Analyzing Expression Levels
As an example of the quantitative ability of the assay, we have used mRNA-Seq to analyze expression levels of all genes in two heavily studied samples that were part of the Microarray Quality Control (MAQC) project. These two samples, the universal human reference RNA and a mixed whole human brain sample, have been intensely studied using all of the major microarray platforms as well as quantitative PCR.
Figure 1 compares the fold-change levels calculated using the digital counts from the mRNA-Seq assay with the same results from quantitative PCR assays for about 750 genes. The overall correlation of the data between these two different assays is a confirmation of the accuracy and range of the mRNA-Seq assay.
In addition to measuring digital gene-expression levels for all transcripts, the mRNA-Seq assay can be used to study transcript structure in genes with many reads spread out along the length of the original mRNA molecule. These reads provide information about alternative splicing, since many of the reads span exon-exon junctions formed during normal mRNA processing. Because they occur only as a result of mRNA splicing, the sequences created at splice junctions usually do not fully align back to the genome. Instead, these reads provide specific evidence of the order of exons within a given transcript.
Figure 2 is a visualization of junction reads that shows how they can be used to study alternative splicing. This figure is a screenshot taken from the GenomeStudio™ Software suite developed by Illumina to help users analyze and interpret the data from the mRNA-Seq Assay. The software displays tables of quantitative data in the form of SNPs and digital counts associated with known genes, exons, and splice junctions.

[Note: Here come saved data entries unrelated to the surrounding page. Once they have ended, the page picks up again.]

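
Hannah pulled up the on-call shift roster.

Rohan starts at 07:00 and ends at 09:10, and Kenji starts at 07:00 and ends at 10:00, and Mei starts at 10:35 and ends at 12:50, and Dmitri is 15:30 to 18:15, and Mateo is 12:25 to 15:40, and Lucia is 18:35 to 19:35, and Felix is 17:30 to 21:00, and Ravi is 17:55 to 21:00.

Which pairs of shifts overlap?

Check each pair: they overlap iff neither finishes before the other starts.
Sorted by start: Rohan, Kenji, Mei, Mateo, Dmitri, Felix, Ravi, Lucia.
Kenji starts before Rohan ends → Rohan and Kenji overlap.
Mei starts after Rohan ends — done with Rohan.
Mei starts after Kenji ends — done with Kenji.
Mateo starts before Mei ends → Mei and Mateo overlap.
Dmitri starts after Mei ends — done with Mei.
Dmitri starts before Mateo ends → Mateo and Dmitri overlap.
Felix starts after Mateo ends — done with Mateo.
Felix starts before Dmitri ends → Dmitri and Felix overlap.
Ravi starts before Dmitri ends → Dmitri and Ravi overlap.
Lucia starts after Dmitri ends.
Ravi starts before Felix ends → Felix and Ravi overlap.
Lucia starts before Felix ends → Felix and Lucia overlap.
Lucia starts before Ravi ends → Ravi and Lucia overlap.

Dmitri & Felix, Dmitri & Mateo, Dmitri & Ravi, Felix & Lucia, Felix & Ravi, Kenji & Rohan, Lucia & Ravi, Mateo & Mei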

In addition, the visualization tools can be used to help annotate new transcripts and understand the complexities of alternative splicing.

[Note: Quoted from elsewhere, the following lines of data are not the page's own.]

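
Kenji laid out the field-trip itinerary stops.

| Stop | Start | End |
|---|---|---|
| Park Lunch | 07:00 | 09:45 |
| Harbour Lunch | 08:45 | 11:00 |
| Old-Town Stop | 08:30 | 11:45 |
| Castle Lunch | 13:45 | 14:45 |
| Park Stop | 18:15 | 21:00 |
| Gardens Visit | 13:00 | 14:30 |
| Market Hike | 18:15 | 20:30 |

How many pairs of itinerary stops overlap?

5

Sorted by start: Park Lunch, Old-Town Stop, Harbour Lunch, Gardens Visit, Castle Lunch, Park Stop, Market Hike.
Old-Town Stop starts before Park Lunch ends → Park Lunch and Old-Town Stop overlap.
Harbour Lunch starts before Park Lunch ends → Park Lunch and Harbour Lunch overlap.
Gardens Visit starts after Park Lunch ends, so nothing later overlaps Park Lunch either.
Harbour Lunch starts before Old-Town Stop ends → Old-Town Stop and Harbour Lunch overlap.
Gardens Visit starts after Old-Town Stop ends, so nothing later overlaps Old-Town Stop either.
Gardens Visit starts after Harbour Lunch ends, so nothing later overlaps Harbour Lunch either.
Castle Lunch starts before Gardens Visit ends → Gardens Visit and Castle Lunch overlap.
Park Stop starts after Gardens Visit ends, so nothing later overlaps Gardens Visit either.
Park Stop starts after Castle Lunch ends, so nothing later overlaps Castle Lunch either.
Market Hike starts before Park Stop ends → Park Stop and Market Hike overlap.
Overlapping pairs: Castle Lunch & Gardens Visit, Harbour Lunch & Old-Town Stop, Harbour Lunch & Park Lunch, Market Hike & Park Stop, Old-Town Stop & Park Lunch — 5 in total.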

The mRNA-Seq Assay can be used to study polymorphisms in the transcriptome, and as a tool to gain insight into the genetics of transcription. The GenomeStudio software creates reports of all positions in the sample where the consensus base sequence called is different than the reference human genome.
The software automatically creates an Allele Table of putative coding SNPs from every mRNA-Seq Assay. Figure 3 shows the results of analyzing SNPs in the MAQC human brain sample, a mixture of whole-brain RNA from 23 individuals. The figure shows a clear example of a novel SNP that occurs in the coding region of a known gene.

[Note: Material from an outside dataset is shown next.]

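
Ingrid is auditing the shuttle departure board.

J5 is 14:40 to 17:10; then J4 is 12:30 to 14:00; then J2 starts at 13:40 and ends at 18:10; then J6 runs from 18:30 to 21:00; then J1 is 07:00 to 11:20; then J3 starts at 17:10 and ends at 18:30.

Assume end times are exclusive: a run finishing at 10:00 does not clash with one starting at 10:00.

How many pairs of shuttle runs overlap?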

The software color-codes sequence differences, and represents newly discovered SNPs with red characters. After all SNPs have been characterized across each transcript, it is straightforward to use these differences to study allele-specific expression patterns for each gene across individual samples. This method will eventually be used to improve our understanding of the relationship between genetics and gene expression.
mRNA-Seq is a product that combines all the benefits of microarrays, quantitative PCR, and EST sequencing into one powerful new assay. It can be used to study the transcriptome of any organism and is not biased by what is or is not known about any genome. The assay offers a combination of accurate and precise quantification coupled with hypothesis-free, open-ended discovery—all in one experiment.